With leads there are no rules! You can make it out of anything. Now of course it's much easier to get a particular traditional hardstyle sound from Hardware synthesisers such as the Access Virus Collections, or the JP8080. But these days where technology is progressing fast, there are new synths, which can allow you to make sounds, which are just as thick! The trick to the big traditional hardstyle lead is the Hypersaw in the Virus TI and taking advantage of using all the voices and detuning to come up with a thick sound. You can also use simple saw or Square waves distort them and EQ before distortion with resonant peaks, which I do, and also Corey (CODE BLACK) does quite abit. Sometimes you can get a really nice character to the sound. Offcourse Reverb and Delays bring the sound to life.
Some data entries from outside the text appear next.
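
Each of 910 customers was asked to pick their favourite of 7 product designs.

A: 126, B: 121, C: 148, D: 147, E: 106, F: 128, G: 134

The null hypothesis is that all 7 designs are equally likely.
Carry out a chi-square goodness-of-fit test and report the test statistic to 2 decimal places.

10.05

Expected count for each of the 7 categories: 910/7 = 130.
A: (126 − 130)²/130 = 16/130 = 0.123
B: (121 − 130)²/130 = 81/130 = 0.623
C: (148 − 130)²/130 = 324/130 = 2.492
D: (147 − 130)²/130 = 289/130 = 2.223
E: (106 − 130)²/130 = 576/130 = 4.431
F: (128 − 130)²/130 = 4/130 = 0.031
G: (134 − 130)²/130 = 16/130 = 0.123
Sum = 10.05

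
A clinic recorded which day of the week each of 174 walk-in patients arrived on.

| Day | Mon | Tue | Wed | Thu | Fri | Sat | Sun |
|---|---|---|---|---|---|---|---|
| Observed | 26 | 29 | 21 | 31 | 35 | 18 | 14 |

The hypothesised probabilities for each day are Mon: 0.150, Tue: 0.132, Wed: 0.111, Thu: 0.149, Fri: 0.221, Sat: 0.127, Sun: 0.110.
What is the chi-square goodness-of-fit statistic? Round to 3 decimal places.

5.175

Expected counts E_i = n·p_i: 174×0.150 = 26.1, 174×0.132 = 22.968, 174×0.111 = 19.314, 174×0.149 = 25.926, 174×0.221 = 38.454, 174×0.127 = 22.098, 174×0.110 = 19.14.
χ² = (26−26.1)²/26.1 + (29−22.968)²/22.968 + (21−19.314)²/19.314 + (31−25.926)²/25.926 + (35−38.454)²/38.454 + (18−22.098)²/22.098 + (14−19.14)²/19.14
   = 0.0004 + 1.5842 + 0.1472 + 0.9930 + 0.3102 + 0.7600 + 1.3803
Sum = 5.175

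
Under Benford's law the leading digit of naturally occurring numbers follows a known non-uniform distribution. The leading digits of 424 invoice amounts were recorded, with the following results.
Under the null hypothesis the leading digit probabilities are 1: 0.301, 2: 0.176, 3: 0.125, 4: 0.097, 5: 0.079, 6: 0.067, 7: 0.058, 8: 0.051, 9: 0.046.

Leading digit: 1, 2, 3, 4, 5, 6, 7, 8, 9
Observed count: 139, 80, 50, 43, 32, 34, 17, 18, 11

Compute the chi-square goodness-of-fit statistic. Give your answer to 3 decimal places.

9.483

Expected counts E_i = n·p_i: 424×0.301 = 127.624, 424×0.176 = 74.624, 424×0.125 = 53, 424×0.097 = 41.128, 424×0.079 = 33.496, 424×0.067 = 28.408, 424×0.058 = 24.592, 424×0.051 = 21.624, 424×0.046 = 19.504.
χ² = (139−127.624)²/127.624 + (80−74.624)²/74.624 + (50−53)²/53 + (43−41.128)²/41.128 + (32−33.496)²/33.496 + (34−28.408)²/28.408 + (17−24.592)²/24.592 + (18−21.624)²/21.624 + (11−19.504)²/19.504
   = 1.0140 + 0.3873 + 0.1698 + 0.0852 + 0.0668 + 1.1008 + 2.3438 + 0.6074 + 3.7079
Sum = 9.483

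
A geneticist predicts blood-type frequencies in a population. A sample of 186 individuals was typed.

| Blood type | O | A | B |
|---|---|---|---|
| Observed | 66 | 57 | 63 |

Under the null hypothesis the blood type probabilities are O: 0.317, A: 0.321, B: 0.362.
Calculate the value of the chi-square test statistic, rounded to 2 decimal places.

Expected counts E_i = n·p_i: 186×0.317 = 58.962, 186×0.321 = 59.706, 186×0.362 = 67.332.
χ² = (66−58.962)²/58.962 + (57−59.706)²/59.706 + (63−67.332)²/67.332
   = 0.840 + 0.123 + 0.279
Sum = 1.24

1.24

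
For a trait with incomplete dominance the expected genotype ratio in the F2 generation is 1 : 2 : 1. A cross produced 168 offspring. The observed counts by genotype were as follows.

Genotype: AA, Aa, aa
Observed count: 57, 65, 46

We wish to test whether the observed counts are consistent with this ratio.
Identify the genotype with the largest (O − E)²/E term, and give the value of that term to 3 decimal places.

Ratio total = 4. Expected counts: 168×1/4 = 42, 168×2/4 = 84, 168×1/4 = 42.
cat         O        E   (O−E)²/E
AA         57       42     5.3571
Aa         65       84     4.2976
aa         46       42     0.3810
The largest term is for AA: 5.357.

AA, 5.357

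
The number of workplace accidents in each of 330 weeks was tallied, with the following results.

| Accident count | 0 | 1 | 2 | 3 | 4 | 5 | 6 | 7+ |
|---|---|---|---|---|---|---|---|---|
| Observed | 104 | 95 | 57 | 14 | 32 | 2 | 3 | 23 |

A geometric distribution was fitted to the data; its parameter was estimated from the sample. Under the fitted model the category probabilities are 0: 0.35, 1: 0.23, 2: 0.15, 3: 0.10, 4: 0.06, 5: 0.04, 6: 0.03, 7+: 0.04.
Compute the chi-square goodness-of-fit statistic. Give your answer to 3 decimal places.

Expected counts E_i = n·p_i: 330×0.35 = 115.5, 330×0.23 = 75.9, 330×0.15 = 49.5, 330×0.10 = 33, 330×0.06 = 19.8, 330×0.04 = 13.2, 330×0.03 = 9.9, 330×0.04 = 13.2.
cat         O        E   (O−E)²/E
0         104    115.5     1.1450
1          95     75.9     4.8065
2          57     49.5     1.1364
3          14       33    10.9394
4          32     19.8     7.5172
5           2     13.2     9.5030
6           3      9.9     4.8091
7+         23     13.2     7.2758
Sum = 47.132

47.132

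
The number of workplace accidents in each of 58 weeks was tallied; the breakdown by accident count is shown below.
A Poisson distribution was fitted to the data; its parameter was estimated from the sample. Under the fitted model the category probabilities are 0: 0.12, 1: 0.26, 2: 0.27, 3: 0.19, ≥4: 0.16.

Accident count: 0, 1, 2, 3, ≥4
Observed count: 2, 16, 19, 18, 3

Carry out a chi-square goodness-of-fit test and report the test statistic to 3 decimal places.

Expected counts E_i = n·p_i: 58×0.12 = 6.96, 58×0.26 = 15.08, 58×0.27 = 15.66, 58×0.19 = 11.02, 58×0.16 = 9.28.
χ² = (2−6.96)²/6.96 + (16−15.08)²/15.08 + (19−15.66)²/15.66 + (18−11.02)²/11.02 + (3−9.28)²/9.28
   = 3.5347 + 0.0561 + 0.7124 + 4.4211 + 4.2498
Sum = 12.974

12.974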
Muck around, you never know what you might come up with!
With percussion in hardstyle, for the typical hardstyle sounds, you can use some 909 snares claps, rides crashes. I like to make a lot of stuff from scratch, for example using some distortion on 909 claps with a really short reverb pre distortion and cutting the lows. Otherwise you alternatively make your own samples by recording percussion or downloading sample packs which I'm sure everyone already does!!
Persistence is so key it's not funny! You really need to keep it up and keep putting those hard yards into writing and producing if you want to get somewhere! In order to get noticed you need to get exposure, and you need to persist to get exposure! You will get better in the studio as long as you keep doing it and learning more about production! Keep it up and hope there are some new hardstyle talents who will be rising up to the global stage.